I’m stil wondering if you need the first variadic argument args...? (I do not really use it, so there might be lack of knowledge on my side)
In the following code:
function (b::Type{<:B})(d, args...; kwargs...)
ft = fieldtype(b,1)
return B(d, ft(args...; kwargs...))
end
function (b::Type{<:B{d}})(args...; kwargs...) where d
ft = fieldtype(b,1)
return B(d, ft(args...; kwargs...))
end
b4 = B2{2}(rand(5))
I get an ambiguity since (b::Type{<:B}) is not more specific than (b::Type{<:B{d}}).
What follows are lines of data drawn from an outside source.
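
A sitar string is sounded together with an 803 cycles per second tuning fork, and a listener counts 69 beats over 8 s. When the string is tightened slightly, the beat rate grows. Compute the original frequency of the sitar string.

Beat frequency = 69/8 = 8.625 Hz.
|f − 803| = 8.625, so the sitar string was at either 794.375 Hz or 811.625 Hz.
Increasing tension raises a string's frequency; the adjustment raises the sitar string's frequency.
The beat rate rose, so the adjustment moved the sitar string further from 803 Hz — it was already above the reference.

811.625 Hz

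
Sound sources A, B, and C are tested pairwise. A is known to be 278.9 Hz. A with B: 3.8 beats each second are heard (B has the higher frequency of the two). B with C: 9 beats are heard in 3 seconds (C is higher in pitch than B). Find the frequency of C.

B is above A, so f_B = 278.9 + 3.8 = 282.7 Hz.
B–C: Beat frequency = 9/3 = 3 Hz.
C is above B, so f_C = 282.7 + 3 = 285.7 Hz.

285.7 Hz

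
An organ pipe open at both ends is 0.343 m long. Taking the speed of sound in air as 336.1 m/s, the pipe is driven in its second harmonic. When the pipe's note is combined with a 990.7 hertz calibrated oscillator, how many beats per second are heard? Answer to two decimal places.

Open pipe: f_n = n·v/(2L) = 2·336.1/(2·0.343) = 979.8834 Hz.
f_beat = |979.8834 − 990.7| = 10.82 Hz.

10.82 Hz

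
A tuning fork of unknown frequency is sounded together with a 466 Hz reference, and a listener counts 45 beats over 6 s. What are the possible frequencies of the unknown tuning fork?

Beat frequency = 45/6 = 7.5 Hz.
|f − 466| = 7.5, so f = 466 ± 7.5.

458.5 Hz or 473.5 Hz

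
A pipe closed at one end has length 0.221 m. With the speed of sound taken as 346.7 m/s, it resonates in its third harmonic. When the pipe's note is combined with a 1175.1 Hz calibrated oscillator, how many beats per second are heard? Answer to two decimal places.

Closed pipe (odd harmonics): f_n = n·v/(4L) = 3·346.7/(4·0.221) = 1176.5837 Hz.
f_beat = |1176.5837 − 1175.1| = 1.48 Hz.

1.48 Hz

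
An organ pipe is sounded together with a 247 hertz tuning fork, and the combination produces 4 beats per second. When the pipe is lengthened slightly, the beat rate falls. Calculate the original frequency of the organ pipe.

251 Hz

|f − 247| = 4, so the organ pipe was at either 243 Hz or 251 Hz.
A longer pipe has a lower fundamental; the adjustment lowers the organ pipe's frequency.
The beat rate fell, so the adjustment moved the organ pipe toward 247 Hz — it must have started above the reference.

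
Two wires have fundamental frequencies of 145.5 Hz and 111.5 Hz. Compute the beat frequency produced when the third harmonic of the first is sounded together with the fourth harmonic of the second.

Third harmonic of the first: 3·145.5 = 436.5 Hz.
Fourth harmonic of the second: 4·111.5 = 446.0 Hz.
f_beat = |436.5 − 446.0| = 9.5 Hz.

9.5 Hz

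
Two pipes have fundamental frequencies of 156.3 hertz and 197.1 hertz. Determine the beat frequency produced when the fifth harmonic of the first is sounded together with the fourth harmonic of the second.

6.9 Hz

Fifth harmonic of the first: 5·156.3 = 781.5 Hz.
Fourth harmonic of the second: 4·197.1 = 788.4 Hz.
f_beat = |781.5 − 788.4| = 6.9 Hz.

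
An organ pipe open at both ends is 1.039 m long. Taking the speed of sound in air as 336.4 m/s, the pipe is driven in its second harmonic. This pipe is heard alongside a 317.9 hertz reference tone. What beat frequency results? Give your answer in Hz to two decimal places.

5.87 Hz

Open pipe: f_n = n·v/(2L) = 2·336.4/(2·1.039) = 323.7729 Hz.
f_beat = |323.7729 − 317.9| = 5.87 Hz.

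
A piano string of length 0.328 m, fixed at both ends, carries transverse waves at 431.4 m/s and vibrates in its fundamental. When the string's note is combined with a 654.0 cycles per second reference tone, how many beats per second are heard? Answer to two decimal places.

3.62 Hz

For a string fixed at both ends, f_n = n·v/(2L) = 1·431.4/(2·0.328) = 657.6220 Hz.
f_beat = |657.6220 − 654.0| = 3.62 Hz.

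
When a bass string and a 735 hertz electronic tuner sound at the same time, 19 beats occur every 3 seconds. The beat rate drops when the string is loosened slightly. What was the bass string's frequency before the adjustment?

Beat frequency = 19/3 = 6.3333 Hz.
|f − 735| = 6.3333, so the bass string was at either 728.6667 Hz or 741.3333 Hz.
Reducing tension lowers a string's frequency; the adjustment lowers the bass string's frequency.
The beat rate fell, so the adjustment moved the bass string toward 735 Hz — it must have started above the reference.

741.3333 Hz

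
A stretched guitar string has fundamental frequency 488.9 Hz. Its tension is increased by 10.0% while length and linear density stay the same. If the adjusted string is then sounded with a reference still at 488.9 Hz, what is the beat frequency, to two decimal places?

23.86 Hz

For a string, f ∝ √T, so the new frequency is 488.9·√1.100 = 512.7626 Hz.
f_beat = |512.7626 − 488.9| = 23.86 Hz.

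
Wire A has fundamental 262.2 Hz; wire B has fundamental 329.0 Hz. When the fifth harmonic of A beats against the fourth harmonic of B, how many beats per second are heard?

Fifth harmonic of the first: 5·262.2 = 1311.0 Hz.
Fourth harmonic of the second: 4·329.0 = 1316.0 Hz.
f_beat = |1311.0 − 1316.0| = 5.0 Hz.

5.0 Hz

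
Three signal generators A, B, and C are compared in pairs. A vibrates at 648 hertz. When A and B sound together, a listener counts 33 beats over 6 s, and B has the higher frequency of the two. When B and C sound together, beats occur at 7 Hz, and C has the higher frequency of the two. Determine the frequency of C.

A–B: Beat frequency = 33/6 = 5.5 Hz.
B is above A, so f_B = 648 + 5.5 = 653.5 Hz.
C is above B, so f_C = 653.5 + 7 = 660.5 Hz.

660.5 Hz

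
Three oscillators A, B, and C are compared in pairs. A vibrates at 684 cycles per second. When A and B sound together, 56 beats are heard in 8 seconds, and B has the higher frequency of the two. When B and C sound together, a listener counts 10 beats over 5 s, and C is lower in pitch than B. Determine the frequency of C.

A–B: Beat frequency = 56/8 = 7 Hz.
B is above A, so f_B = 684 + 7 = 691 Hz.
B–C: Beat frequency = 10/5 = 2 Hz.
C is below B, so f_C = 691 − 2 = 689 Hz.

689 Hz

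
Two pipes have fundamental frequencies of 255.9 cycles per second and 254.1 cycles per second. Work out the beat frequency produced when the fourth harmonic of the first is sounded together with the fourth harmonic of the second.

Fourth harmonic of the first: 4·255.9 = 1023.6 Hz.
Fourth harmonic of the second: 4·254.1 = 1016.4 Hz.
f_beat = |1023.6 − 1016.4| = 7.2 Hz.

7.2 Hz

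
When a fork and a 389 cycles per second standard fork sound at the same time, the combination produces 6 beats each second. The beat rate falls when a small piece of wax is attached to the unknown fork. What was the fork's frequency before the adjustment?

|f − 389| = 6, so the fork was at either 383 Hz or 395 Hz.
Loading a fork with wax lowers its frequency; the adjustment lowers the fork's frequency.
The beat rate fell, so the adjustment moved the fork toward 389 Hz — it must have started above the reference.

395 Hz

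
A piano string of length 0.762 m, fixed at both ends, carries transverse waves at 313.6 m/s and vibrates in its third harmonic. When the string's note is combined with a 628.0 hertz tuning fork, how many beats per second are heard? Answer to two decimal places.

For a string fixed at both ends, f_n = n·v/(2L) = 3·313.6/(2·0.762) = 617.3228 Hz.
f_beat = |617.3228 − 628.0| = 10.68 Hz.

10.68 Hz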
And the args... allows an arbitrary amount of agruments (zero included) s.t. it cannot distinguish between (d, args...) and (args...) since args.. can just simply be empty.
However chaning args... to args works:
function (b::Type{<:B})(d, args; kwargs...)
ft = fieldtype(b,1)
return B(d, ft(args; kwargs...))
end
function (b::Type{<:B{d}})(args; kwargs...) where d
ft = fieldtype(b,1)
return B(d, ft(args; kwargs...))
end
b4 = B2{2}(rand(2))
b5 = B2(2,rand(2))
println(b4)
println(b5)
yields
B2{2, Vector{Float64}}(A2{Vector{Float64}}([0.047862735617204555, 0.38961447120103077]))
B2{2, Vector{Float64}}(A2{Vector{Float64}}([0.751595176865353, 0.4652809371308122]))
Is there a case where you need the variadic argument?
Edit: Code formatting, typo